Unilever Pakistan Foods Limited (UPFL), a subsidiary of Conopco Inc. USA, experienced a notable 27% decline in its profit-after-tax, amounting to Rs3.8 billion for the first half of 2024. This marks a significant drop from the Rs5.19 billion profit recorded during the same period last year, according to a notice sent to the Pakistan Stock Exchange (PSX) on Friday.
The company, which produces and markets consumer and commercial food products, attributed this decline to sustained inflationary pressures, including steep increases in electricity tariffs and petroleum prices, which have eroded consumers’ purchasing power. These factors, coupled with a shift in consumer spending towards essential goods over non-essential items like instant noodles, led to a 9.3% decrease in sales.
UPFL’s sales for H1 2024 fell to Rs17 billion from Rs18.74 billion in the corresponding period last year. The company’s gross profit also saw a decrease of nearly 20%, standing at Rs6.62 billion. Additionally, a significant rise in taxation, which increased to Rs1.48 billion from Rs360 million in the previous year, further contributed to the decline in profits.
Despite these challenges, the company managed to achieve a gross margin of 38.9% through strategic price adjustments. However, earnings per share (EPS) dropped by 26.7% to Rs597.33, compared to Rs814.67 in the same period last year.

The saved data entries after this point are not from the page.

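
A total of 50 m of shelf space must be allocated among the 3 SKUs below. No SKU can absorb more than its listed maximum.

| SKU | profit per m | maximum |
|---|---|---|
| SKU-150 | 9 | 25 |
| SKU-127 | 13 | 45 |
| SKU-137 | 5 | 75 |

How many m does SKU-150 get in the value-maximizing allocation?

5

Highest profit per m first: SKU-127 13 > SKU-150 9 > SKU-137 5.
SKU-127 takes 45 to reach its cap of 45 → 5 left.
SKU-150 has room for 25 but only 5 remain, so it gets 5.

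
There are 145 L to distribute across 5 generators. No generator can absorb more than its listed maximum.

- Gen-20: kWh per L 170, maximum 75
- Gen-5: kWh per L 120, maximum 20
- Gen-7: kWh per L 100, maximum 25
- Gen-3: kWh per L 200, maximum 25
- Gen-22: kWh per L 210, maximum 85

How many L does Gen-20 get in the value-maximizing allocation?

Order the generators by kWh per L: Gen-22 210 > Gen-3 200 > Gen-20 170 > Gen-5 120 > Gen-7 100.
Gen-22: +85 to 85 (cap) ; 60 left.
Gen-3: +25 to 25 (cap) ; 35 left.
Only 35 left; Gen-20 takes them to reach 35.

35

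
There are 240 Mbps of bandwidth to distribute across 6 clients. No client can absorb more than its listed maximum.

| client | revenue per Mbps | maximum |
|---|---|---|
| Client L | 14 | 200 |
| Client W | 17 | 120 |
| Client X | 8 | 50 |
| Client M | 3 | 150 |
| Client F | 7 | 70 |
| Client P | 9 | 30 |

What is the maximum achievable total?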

Unilever’s other income, however, rose to Rs1.58 billion in H1 2024, compared to Rs1.18 billion in the same period last year. For the quarter ended June 2024, the company reported a profit of Rs1.98 billion, up from Rs1.83 billion in the corresponding quarter last year, with EPS at Rs311.46 compared to Rs287.78 previously.
The company also announced a second interim cash dividend of Rs623 per ordinary share, payable to shareholders as of August 26, 2024.
Looking ahead, Unilever Pakistan Foods anticipates a gradual recovery in demand for its non-discretionary products, supported by signs of macroeconomic stability and easing inflation. However, the company noted that budgetary measures aimed at increasing revenue could further impact consumers’ purchasing power.